Rather than a continuous swathe of development along the M62, Prescott charged eight major conurbations to prepare growth strategies to fit in with his wider “new urbanist” agenda of creating high-density mixed-use communities as well as turning around areas of housing market failure.
The eight areas are Leeds, Greater Manchester, Merseyside, Sheffield, Hull and Humber, Tyne & Wear, Central Lancashire and Tees Valley.
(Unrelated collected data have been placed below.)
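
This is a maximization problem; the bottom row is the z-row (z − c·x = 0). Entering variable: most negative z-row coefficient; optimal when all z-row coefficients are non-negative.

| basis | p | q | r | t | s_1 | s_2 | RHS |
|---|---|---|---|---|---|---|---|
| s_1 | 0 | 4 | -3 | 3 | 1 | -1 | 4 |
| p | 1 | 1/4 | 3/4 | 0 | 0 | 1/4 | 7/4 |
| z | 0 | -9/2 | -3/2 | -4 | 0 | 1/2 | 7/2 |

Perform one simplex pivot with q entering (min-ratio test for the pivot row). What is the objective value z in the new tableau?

8

Ratio test on column q — row 1: 4/4 = 1; row 2: (7/4)/(1/4) = 7. Minimum is 1 at row 1 (s_1 leaves); pivot element 4.
Pivot on row 1; the z-row RHS becomes 7/2 − (-9/2)·1 = 8.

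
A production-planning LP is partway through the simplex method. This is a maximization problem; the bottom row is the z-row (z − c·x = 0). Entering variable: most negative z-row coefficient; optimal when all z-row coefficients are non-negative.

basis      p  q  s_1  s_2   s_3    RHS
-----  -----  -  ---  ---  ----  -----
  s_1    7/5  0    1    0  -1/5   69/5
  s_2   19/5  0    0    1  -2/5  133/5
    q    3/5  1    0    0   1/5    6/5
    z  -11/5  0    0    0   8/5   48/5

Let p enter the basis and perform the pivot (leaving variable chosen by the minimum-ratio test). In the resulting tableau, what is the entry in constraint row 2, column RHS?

Ratio test on column p — row 1: (69/5)/(7/5) = 69/7; row 2: (133/5)/(19/5) = 7; row 3: (6/5)/(3/5) = 2. Minimum is 2 at row 3 (q leaves); pivot element 3/5.
Divide row 3 by 3/5; eliminate column p from the other rows.
Row 2 update in column RHS: 133/5 − (19/5)·2 = 19.

19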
The Northern Way steering group also recommended:
This is the first ever combined growth strategy for the great northern regions
- A £100m fund to put in place development frameworks, on top of the £7bn already earmarked for the North
- Helping 100,000 more people back to work by 2014 via six northern pilot schemes to widen the help available to the long-term unemployed in the North
- Targets to be delivered next March for affordable homes as a proportion of all housing schemes
- Improving the Manchester–Leeds rail link
- Setting up key “clusters” of economic development: chemicals, food and drink, energy and environmental technologies, advanced engineering, financial and professional services
- A Northern Airports Access Plan to improve the area’s airports.
Prescott said the Northern Way agenda was a “milestone”. He said: “This is the first time there’s ever been a combined growth strategy for the three great northern regions. The North-east, Yorkshire and the North-west have 14.5 million people – that’s double the size of London.”
The steering group, chaired by Sir Graham Hall, has worked over the past six months to produce the report. The three northern regional development agencies – One North East, the North West Development Agency and Yorkshire Forward – will now join forces to set up a delivery team to implement the plans.
The RDAs will each be asked to produce regional spatial strategies for the next 15-20 years’ worth of development. The strategies will look at which areas could become new housing market renewal pathfinders, which are growth areas to be developed – particularly city centres – and how private finance could be employed in the region.